The government is being urged to invest in a scheme to ensure children in care retain savings accounts, following the government’s abolition of the child trust fund for children in the UK to save £500m.
Barnardo’s and Action for Children say the loss of child trust fund ISA savings accounts – which ceased from January and have been replaced with a voluntary ISA scheme for parents to pay into – is unfair on children in care.
They are proposing the government invests £6.6m of the £500m of savings into a new scheme to ensure looked-after children retain savings to help smooth the transition out of care.
Anne Marie Carrie, Barnardo’s chief executive, said: “The cost of running MP’s second properties in 2009-10 was £6.8m, but the affect this money can have for care leavers is huge.

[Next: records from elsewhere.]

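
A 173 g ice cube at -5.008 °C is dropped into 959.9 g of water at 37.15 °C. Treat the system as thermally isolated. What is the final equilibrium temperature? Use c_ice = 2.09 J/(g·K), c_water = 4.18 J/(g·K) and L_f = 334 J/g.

Taking heat into each body as positive, Σ m c ΔT = 0:
ice -5.008→0 °C: 173×2.09×5.008 = 1810.7
  fusion: m_ice L_f = 173×334 = 57782
  warm the meltwater: 723.14 T
  water: 4012.4(T − 37.15)
4735.5 T = 149060 − 59593 = 89467
T ≈ 18.89 °C — above 0 °C, consistent with complete melting.

T_f ≈ 18.9 °C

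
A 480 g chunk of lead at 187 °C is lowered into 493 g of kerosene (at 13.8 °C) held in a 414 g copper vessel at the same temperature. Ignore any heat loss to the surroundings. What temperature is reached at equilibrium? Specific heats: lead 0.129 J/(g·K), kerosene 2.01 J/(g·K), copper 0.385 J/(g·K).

T_f ≈ 22.6 °C

Energy conservation, ΣQ = 0:
480·0.129·(T − 187) + 493·2.01·(T − 13.8) + 414·0.385·(T − 13.8) = 0
(61.92 + 990.93 + 159.39) T = 61.92·187 + 990.93·13.8 + 159.39·13.8
T = 27453/1212.2 ≈ 22.65 °C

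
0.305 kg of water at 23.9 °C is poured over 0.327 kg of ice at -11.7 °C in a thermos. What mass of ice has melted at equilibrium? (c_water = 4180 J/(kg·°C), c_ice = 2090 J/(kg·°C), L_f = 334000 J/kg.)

Heat available from the water dropping to 0 °C: 0.305×4180×23.9 = 30470 J.
Warming the ice to 0 °C takes 0.327×2090×11.7 = 7996.1 J, leaving 22474 J for melting.
Melting all 0.327 kg of ice would need 0.327×334000 = 109218 J.
That's not enough to melt it all — equilibrium is at 0 °C with ice remaining.
Mass melted = 22474/334000 ≈ 0.06729 kg.

m_melted ≈ 0.0673 kg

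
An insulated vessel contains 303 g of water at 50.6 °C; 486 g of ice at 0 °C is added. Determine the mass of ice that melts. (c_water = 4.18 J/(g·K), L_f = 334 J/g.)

m_melted ≈ 192 g

Heat available from the water dropping to 0 °C: 303·4.18·50.6 = 64087 J.
Fully melting the ice requires m_ice L_f = 486·334 = 162324 J.
64087 J < 162324 J, so only part of the ice melts and the system sits at 0 °C.
m_melt = 64087 / L_f = 191.9 g.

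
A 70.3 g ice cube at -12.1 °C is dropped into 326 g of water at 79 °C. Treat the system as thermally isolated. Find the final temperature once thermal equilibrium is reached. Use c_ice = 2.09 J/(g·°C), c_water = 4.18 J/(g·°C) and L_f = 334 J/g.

Energy conservation, ΣQ = 0:
ice -12.1→0 °C: 70.3·2.09·12.1 = 1777.8
  melt ice: 70.3·334 = 23480
  meltwater 0→T: 70.3·4.18·T = 293.85 T
  water cools: 326·4.18·(T − 79) = 1362.7(T − 79)
1656.5 T = 107652 − 25258 = 82394
T ≈ 49.74 °C — above 0 °C, consistent with complete melting.

T_f ≈ 49.7 °C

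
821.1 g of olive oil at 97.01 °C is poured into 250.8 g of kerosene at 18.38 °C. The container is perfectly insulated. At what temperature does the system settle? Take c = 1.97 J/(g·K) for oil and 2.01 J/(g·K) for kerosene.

Let T be the final temperature. ΣQ_i = 0:
821.1*1.97*(T − 97.01) + 250.8*2.01*(T − 18.38) = 0
(1617.6 + 504.11) T = 1617.6*97.01 + 504.11*18.38
T = 166186/2121.7 ≈ 78.33 °C

T_f ≈ 78.3 °C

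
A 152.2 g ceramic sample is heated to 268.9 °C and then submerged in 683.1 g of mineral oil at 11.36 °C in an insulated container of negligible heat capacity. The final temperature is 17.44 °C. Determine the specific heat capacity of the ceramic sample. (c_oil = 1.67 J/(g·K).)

m_s c (T_s − T_f) = m_oil c_oil (T_f − T_0):
152.2×c×(268.9 − 17.44) = 683.1×1.67×(17.44 − 11.36)
38272 c = 6935.9  ⇒  c ≈ 0.1812 J/(g·K)

c ≈ 0.181 J/(g·K)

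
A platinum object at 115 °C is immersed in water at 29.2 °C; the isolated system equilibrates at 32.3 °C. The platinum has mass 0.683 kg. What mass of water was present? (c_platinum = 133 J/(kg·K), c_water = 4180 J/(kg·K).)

Taking heat into each body as positive, Σ m c ΔT = 0:
0.683·133·(32.3 − 115) + m·4180·(32.3 − 29.2) = 0
12958 m = 7512.4
m = 7512.4/12958 ≈ 0.5797 kg

m ≈ 0.58 kg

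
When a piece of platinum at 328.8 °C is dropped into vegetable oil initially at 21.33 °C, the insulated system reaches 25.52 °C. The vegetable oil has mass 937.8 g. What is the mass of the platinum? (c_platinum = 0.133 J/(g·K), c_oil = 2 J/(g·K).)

m ≈ 195 g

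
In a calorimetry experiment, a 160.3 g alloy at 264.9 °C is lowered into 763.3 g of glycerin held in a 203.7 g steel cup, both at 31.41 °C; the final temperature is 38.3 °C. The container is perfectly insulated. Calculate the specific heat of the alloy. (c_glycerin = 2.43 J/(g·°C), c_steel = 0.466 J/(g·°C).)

c ≈ 0.37 J/(g·°C)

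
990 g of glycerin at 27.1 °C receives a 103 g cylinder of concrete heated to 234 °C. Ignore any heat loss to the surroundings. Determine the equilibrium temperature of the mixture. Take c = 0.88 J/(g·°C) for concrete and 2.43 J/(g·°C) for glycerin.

T_f ≈ 34.6 °C

Setting the total heat transfer to zero:
103×0.88×(T − 234) + 990×2.43×(T − 27.1) = 0
90.64(T − 234) + 2405.7(T − 27.1) = 0
2496.3 T = 86404
T ≈ 34.61 °C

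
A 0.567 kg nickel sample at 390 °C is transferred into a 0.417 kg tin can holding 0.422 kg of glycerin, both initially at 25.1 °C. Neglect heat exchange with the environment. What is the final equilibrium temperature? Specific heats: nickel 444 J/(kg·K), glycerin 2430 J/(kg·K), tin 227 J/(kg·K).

T_f = Σ m_i c_i T_i / Σ m_i c_i:
T_f = (251.75*390 + 1025.5*25.1 + 94.66*25.1) / (251.75 + 1025.5 + 94.66)
    = 126297 / 1371.9 ≈ 92.06 °C

T_f ≈ 92.1 °C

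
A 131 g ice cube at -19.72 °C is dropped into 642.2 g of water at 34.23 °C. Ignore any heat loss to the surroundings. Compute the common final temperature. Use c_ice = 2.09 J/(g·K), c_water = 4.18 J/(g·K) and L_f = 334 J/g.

T_f ≈ 13.2 °C

Energy conservation, ΣQ = 0:
warm ice to 0 °C: 131·2.09·(0 − (-19.72)) = 5399.1
  fusion: m_ice L_f = 131·334 = 43754
  meltwater 0→T: 131·4.18·T = 547.58 T
  water cools: 642.2·4.18·(T − 34.23) = 2684.4(T − 34.23)
3232 T = 91887 − 49153 = 42734
T ≈ 13.22 °C (positive, so assuming full melt was valid).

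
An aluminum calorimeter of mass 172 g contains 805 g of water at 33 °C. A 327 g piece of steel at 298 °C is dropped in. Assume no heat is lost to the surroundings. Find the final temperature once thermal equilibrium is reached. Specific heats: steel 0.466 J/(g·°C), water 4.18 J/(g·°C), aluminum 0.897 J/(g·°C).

T_f ≈ 44.0 °C

T_f is the heat-capacity-weighted average of the initial temperatures:
T_f = (152.38×298 + 3364.9×33 + 154.28×33) / (152.38 + 3364.9 + 154.28)
    = 161543 / 3671.6 ≈ 44.00 °C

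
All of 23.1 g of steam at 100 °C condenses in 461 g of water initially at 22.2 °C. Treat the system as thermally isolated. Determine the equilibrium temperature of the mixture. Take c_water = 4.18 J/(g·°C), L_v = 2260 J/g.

Heat gained plus heat lost sum to zero:
latent heat released on condensation: 23.1·2260 = 52206; condensed water 100 °C→T: 96.56(T − 100); water warms: 461·4.18·(T − 22.2) = 1927(T − 22.2)
2023.5 T = 52206 + 9655.8 + 42779 = 104641
T ≈ 51.71 °C (< 100 °C, so full condensation is consistent).

T_f ≈ 51.7 °C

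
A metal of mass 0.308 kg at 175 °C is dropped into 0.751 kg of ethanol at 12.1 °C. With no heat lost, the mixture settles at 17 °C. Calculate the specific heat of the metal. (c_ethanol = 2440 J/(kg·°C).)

c ≈ 185 J/(kg·°C)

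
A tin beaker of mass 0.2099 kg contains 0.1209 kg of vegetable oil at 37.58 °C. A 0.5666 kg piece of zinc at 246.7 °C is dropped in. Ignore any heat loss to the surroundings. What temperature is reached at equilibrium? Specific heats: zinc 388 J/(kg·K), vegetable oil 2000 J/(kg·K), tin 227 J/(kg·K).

Energy conservation, ΣQ = 0:
0.5666·388·(T − 246.7) + 0.1209·2000·(T − 37.58) + 0.2099·227·(T − 37.58) = 0
509.29 T = 65112
T ≈ 127.85 °C

T_f ≈ 127.8 °C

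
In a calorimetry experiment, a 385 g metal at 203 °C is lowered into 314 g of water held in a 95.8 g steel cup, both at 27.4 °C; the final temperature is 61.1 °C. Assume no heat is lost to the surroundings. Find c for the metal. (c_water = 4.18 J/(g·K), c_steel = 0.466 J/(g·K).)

Heat gained plus heat lost sum to zero:
385·c·(61.1 − 203) + 314·4.18·(61.1 − 27.4) + 95.8·0.466·(61.1 − 27.4) = 0
-54632 c = -45736
c = -45736/-54632 ≈ 0.8372 J/(g·K)

c ≈ 0.837 J/(g·K)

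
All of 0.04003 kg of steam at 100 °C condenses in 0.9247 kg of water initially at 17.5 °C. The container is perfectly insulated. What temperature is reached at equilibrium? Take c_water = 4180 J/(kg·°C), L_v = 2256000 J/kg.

T_f ≈ 43.3 °C

Heat gained plus heat lost sum to zero:
latent heat released on condensation: 0.04003×2256000 = 90308; condensed water 100 °C→T: 167.33(T − 100); water warms: 0.9247×4180×(T − 17.5) = 3865.2(T − 17.5)
4032.6 T = 90308 + 16733 + 67642 = 174682
T ≈ 43.32 °C, under the boiling point, so the assumption holds.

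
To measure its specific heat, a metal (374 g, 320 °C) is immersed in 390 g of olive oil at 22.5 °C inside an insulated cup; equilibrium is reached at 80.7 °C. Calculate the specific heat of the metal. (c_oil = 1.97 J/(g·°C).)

c ≈ 0.5 J/(g·°C)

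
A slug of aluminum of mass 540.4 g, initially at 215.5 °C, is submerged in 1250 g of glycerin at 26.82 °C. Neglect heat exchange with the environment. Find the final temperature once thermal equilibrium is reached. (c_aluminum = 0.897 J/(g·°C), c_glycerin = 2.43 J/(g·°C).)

T_f ≈ 52.8 °C

Let T be the final temperature. ΣQ_i = 0:
540.4·0.897·(T − 215.5) + 1250·2.43·(T − 26.82) = 0
484.74(T − 215.5) + 3037.5(T − 26.82) = 0
3522.2 T = 185927
T ≈ 52.79 °C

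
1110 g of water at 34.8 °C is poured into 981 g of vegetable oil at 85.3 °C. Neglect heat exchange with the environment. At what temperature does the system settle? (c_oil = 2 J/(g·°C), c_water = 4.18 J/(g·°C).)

Conservation of energy gives ΣQ = 0:
981×2×(T − 85.3) + 1110×4.18×(T − 34.8) = 0
(1962 + 4639.8) T = 1962×85.3 + 4639.8×34.8
T = 328824 / 6601.8 = 49.8 °C

T_f ≈ 49.8 °C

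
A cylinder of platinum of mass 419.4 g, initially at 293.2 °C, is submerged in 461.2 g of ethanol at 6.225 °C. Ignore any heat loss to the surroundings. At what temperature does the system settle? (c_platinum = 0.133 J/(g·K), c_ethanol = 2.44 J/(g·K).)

T_f ≈ 19.8 °C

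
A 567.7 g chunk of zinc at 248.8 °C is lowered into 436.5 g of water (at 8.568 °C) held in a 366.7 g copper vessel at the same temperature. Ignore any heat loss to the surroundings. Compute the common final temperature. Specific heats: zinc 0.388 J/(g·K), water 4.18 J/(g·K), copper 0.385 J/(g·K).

T_f ≈ 32.8 °C

Taking heat into each body as positive, Σ m c ΔT = 0:
567.7·0.388·(T − 248.8) + 436.5·4.18·(T − 8.568) + 366.7·0.385·(T − 8.568) = 0
(220.27 + 1824.6 + 141.18) T = 220.27·248.8 + 1824.6·8.568 + 141.18·8.568
T = 71645/2186 ≈ 32.77 °C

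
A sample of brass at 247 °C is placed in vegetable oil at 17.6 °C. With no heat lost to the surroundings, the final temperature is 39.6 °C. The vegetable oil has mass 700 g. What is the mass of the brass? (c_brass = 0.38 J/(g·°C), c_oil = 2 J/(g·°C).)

Let T be the final temperature. ΣQ_i = 0:
m×0.38×(39.6 − 247) + 700×2×(39.6 − 17.6) = 0
-78.81 m = -30800
m = -30800/-78.81 ≈ 390.8 g

m ≈ 391 g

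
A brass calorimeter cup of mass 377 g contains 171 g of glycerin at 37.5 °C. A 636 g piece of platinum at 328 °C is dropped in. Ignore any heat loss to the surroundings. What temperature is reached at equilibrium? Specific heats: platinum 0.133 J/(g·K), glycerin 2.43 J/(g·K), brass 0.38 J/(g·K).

T_f ≈ 75.7 °C

Setting the total heat transfer to zero:
636*0.133*(T − 328) + 171*2.43*(T − 37.5) + 377*0.38*(T − 37.5) = 0
(84.59 + 415.53 + 143.26) T = 84.59*328 + 415.53*37.5 + 143.26*37.5
T ≈ 75.69 °C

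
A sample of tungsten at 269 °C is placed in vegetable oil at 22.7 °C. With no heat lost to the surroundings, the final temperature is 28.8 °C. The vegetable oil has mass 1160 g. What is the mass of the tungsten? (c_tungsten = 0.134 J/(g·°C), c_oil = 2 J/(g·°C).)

m ≈ 440 g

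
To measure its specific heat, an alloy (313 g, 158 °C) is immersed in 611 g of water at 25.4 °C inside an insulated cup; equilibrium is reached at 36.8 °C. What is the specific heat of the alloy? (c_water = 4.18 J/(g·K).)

c ≈ 0.767 J/(g·K)

Taking heat into each body as positive, Σ m c ΔT = 0:
313·c·(36.8 − 158) + 611·4.18·(36.8 − 25.4) = 0
-37936 c = -29115
c = -29115/-37936 ≈ 0.7675 J/(g·K)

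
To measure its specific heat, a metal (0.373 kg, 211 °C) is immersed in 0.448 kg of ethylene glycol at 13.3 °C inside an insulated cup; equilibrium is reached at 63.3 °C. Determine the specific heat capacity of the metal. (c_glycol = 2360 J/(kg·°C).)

Setting the total heat transfer to zero:
0.373×c×(63.3 − 211) + 0.448×2360×(63.3 − 13.3) = 0
-55.09 c = -52864
c = -52864/-55.09 ≈ 959.6 J/(kg·°C)

c ≈ 960 J/(kg·°C)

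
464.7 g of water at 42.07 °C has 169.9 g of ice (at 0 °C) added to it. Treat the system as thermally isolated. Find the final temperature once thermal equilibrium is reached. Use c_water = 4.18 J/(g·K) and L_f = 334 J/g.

T_f ≈ 9.4 °C

Sum of m c ΔT and latent-heat terms is zero:
fusion: m_ice L_f = 169.9·334 = 56747
  meltwater 0→T: 169.9·4.18·T = 710.18 T
  water cools: 464.7·4.18·(T − 42.07) = 1942.4(T − 42.07)
2652.6 T = 81719 − 56747 = 24972
T ≈ 9.41 °C (positive, so assuming full melt was valid).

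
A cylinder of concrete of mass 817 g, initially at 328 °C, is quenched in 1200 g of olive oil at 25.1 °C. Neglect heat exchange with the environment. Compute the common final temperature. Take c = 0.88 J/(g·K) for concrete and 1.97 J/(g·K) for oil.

Heat gained plus heat lost sum to zero:
817*0.88*(T − 328) + 1200*1.97*(T − 25.1) = 0
718.96(T − 328) + 2364(T − 25.1) = 0
3083 T = 295155
T ≈ 95.74 °C

T_f ≈ 95.7 °C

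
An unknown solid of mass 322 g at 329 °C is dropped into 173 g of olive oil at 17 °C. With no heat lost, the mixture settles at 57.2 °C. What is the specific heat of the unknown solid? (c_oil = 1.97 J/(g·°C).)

c ≈ 0.157 J/(g·°C)

m_s c (T_s − T_f) = m_oil c_oil (T_f − T_0):
322·c·(329 − 57.2) = 173·1.97·(57.2 − 17)
87520 c = 13701  ⇒  c ≈ 0.1565 J/(g·°C)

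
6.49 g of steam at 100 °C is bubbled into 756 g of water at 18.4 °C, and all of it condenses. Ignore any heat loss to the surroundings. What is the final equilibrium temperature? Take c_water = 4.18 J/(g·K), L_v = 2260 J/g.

Energy balance with sensible and latent terms:
latent heat released on condensation: 6.49×2260 = 14667; condensed water 100 °C→T: 27.13(T − 100); water warms: 756×4.18×(T − 18.4) = 3160.1(T − 18.4)
3187.2 T = 14667 + 2712.8 + 58145 = 75526
T ≈ 23.70 °C, under the boiling point, so the assumption holds.

T_f ≈ 23.7 °C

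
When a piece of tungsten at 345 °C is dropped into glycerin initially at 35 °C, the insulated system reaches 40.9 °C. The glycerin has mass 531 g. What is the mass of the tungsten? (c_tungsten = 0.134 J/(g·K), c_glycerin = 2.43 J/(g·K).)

m ≈ 187 g

Heat gained plus heat lost sum to zero:
m×0.134×(40.9 − 345) + 531×2.43×(40.9 − 35) = 0
-40.75 m = -7612.9
m = -7612.9/-40.75 ≈ 186.8 g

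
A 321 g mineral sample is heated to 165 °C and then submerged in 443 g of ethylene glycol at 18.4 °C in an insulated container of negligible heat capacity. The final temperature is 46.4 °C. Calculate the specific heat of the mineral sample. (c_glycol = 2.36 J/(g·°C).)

c ≈ 0.769 J/(g·°C)

Net heat exchanged in the isolated system is zero:
321·c·(46.4 − 165) + 443·2.36·(46.4 − 18.4) = 0
-38071 c = -29273
c = -29273/-38071 ≈ 0.7689 J/(g·°C)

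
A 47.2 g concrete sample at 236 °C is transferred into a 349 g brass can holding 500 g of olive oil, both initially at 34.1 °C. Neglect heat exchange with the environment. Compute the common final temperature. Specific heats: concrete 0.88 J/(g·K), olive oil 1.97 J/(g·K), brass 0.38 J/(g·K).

T_f ≈ 41.3 °C

Net heat exchanged in the isolated system is zero:
47.2×0.88×(T − 236) + 500×1.97×(T − 34.1) + 349×0.38×(T − 34.1) = 0
1159.2 T = 47913
T = 47913 / 1159.2 = 41.3 °C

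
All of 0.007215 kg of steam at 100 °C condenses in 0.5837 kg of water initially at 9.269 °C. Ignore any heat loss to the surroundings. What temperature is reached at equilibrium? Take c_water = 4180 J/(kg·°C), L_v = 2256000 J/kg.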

“Care leavers would only be supplied with a few hundred pounds but we must remember most of these children have left the care system with nothing. That money could help fund further education, a few driving lessons or a suit for a job interview.
“The government as their corporate parent has a moral obligation to ensure that when these young people are making that huge transition from child to adult, often alone, they have as many of the same chances as any other 18-year-old as possible.”
Under the joint document, ‘On our own two feet’, the charities have proposed that any child who remains in the UK care system for more than 13 weeks should have an account opened for them by HM Revenue and Customs (HMRC) and receive an initial payment of £250.
Local authorities would be responsible for informing HMRC if the child spends more than 26 weeks of the next year in care, after which time HMRC would make a further contribution of £100. The same applies to any subsequent year the child spends in care until they leave care.
Action for Children chief executive Dame Clare Tickell says: “Leaving care can be a frightening time for young people – they are often alone and fending for themselves at the age of 18 or even younger. It adds insult to injury for children who cannot live with their parents, to then lose out on a few hundred pounds that would make a huge difference to them and help ease their lives into adulthood.”
Care leaver Louise, 19, added that such a fund would have helped her own transition out of care. “I don’t know what the future is going to be for me. It would have helped a lot to have some savings. Too many children leave the system penniless and unprepared to stand on their own two feet. The whole leaving of care needs supporting with more aftercare and financial help.”